When you consider the kennel of cinematic dogs known as video game adaptations, it’s easy to mark Silent Hill as the best of the lot. The source material is more than enough to inspire a feature film, especially when you consider how quickly the horror genre is leaning away from PG-13 fare and into the darker realms of the R rating. And for the most part director Christophe Gans does an effective job of pulling us into a world of disturbance and danger, taking many of the iconic images and situations from the game and presenting them in all of their nightmarish glory. However, a number of pesky plot holes manage to undercut these truly frightening moments, making me wish writer Roger Avary’s script could have seen another draft.

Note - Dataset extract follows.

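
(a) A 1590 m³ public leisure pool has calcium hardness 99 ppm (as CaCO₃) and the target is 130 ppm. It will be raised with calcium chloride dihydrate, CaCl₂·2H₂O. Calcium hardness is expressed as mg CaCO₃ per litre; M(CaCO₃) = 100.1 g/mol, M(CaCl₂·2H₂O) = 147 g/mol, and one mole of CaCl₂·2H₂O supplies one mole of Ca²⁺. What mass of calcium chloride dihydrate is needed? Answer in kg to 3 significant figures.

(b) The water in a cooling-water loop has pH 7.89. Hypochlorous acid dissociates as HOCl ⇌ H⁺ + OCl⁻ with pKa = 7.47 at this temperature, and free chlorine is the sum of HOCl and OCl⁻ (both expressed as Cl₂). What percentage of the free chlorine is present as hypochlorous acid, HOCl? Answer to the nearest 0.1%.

(a) 72.4 kg; (b) 27.5%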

Our story involves what has become a standard convention, that being the spooky-eyed child who creates bizarre works of art and breaks out into fortuitous spasms. The one in today’s feature is Sharon, who after almost walking off the edge of a cliff not twenty feet from her house utters the phrase, “Silent Hill.” Sharon’s mother, Rose, has heard this all too often, and so decides to steal her away from dear ol’ Dad and take her on a road trip to a town with the same name. An awful idea, to be sure, but Rose is convinced a quick tour of the community will help cure Sharon’s mysterious behavior. Naturally, Silent Hill turns out to be a hotbed of hellish activity, and Sharon is immediately lost in the fray. Now, teamed up with a suspicious lady cop named Cybil, Rose must discover the secrets of this hamlet if she ever hopes to see her daughter again.
What I really appreciated while watching Silent Hill was its utter refusal to indulge in the jump scare tactic. Not once blaring music on the soundtrack cue something to leap in front of the camera, and the audience is never led down a path of fright only to be faked out and shown an innocent cat plunging into a pile of clattering trash cans. All of these are silly tactics, and Hill doesn’t have time for them. It’s too busy giving us the really juicy stuff, from fleshy, walking torsos spouting acidic blood to corrosive, lava-mouthed toddlers swarming on our hero. It only gets stranger as the movie continues, almost to the point of sheer parody, but for a while it actually manages to give horror fans something new.
Problems arise when you realize the film’s pace and structure is exactly like that of a video game. Scenes play out like levels, with Rose finding nonsensical clues in random locations while every now and then going up against strange creatures, and the climax actually plays out like the final showdown of a Playstation entry. Also, while there may not be any jump scares, there sure is a lot of footage of people wandering around while shouting the names of the ones they love. “Sharon! Sharon! SHARON!” You get the idea. Finally, if you do end up watching Silent Hill for whatever reason, don’t expect the ending to make any sense whatsoever. There’s really no way to account for what happens, and it’ll leave you with nothing short of a dull headache.
Fans of the Silent Hill games will undoubtedly get a kick out of seeing their series brought to life, and as I said before, its fantastic sense of cinematography makes it the best looking and most captivating digital adaptation to date. But for some reason the world of Hollywood still has a hard time penning good stories for these projects, which leads me to wonder if the genre will ever really take off. Dull, uninteresting pieces of dreck like Doom and Uwe Boll’s latest exercises in tedium are still being released every year, so this kid isn’t holding out a lot of hope.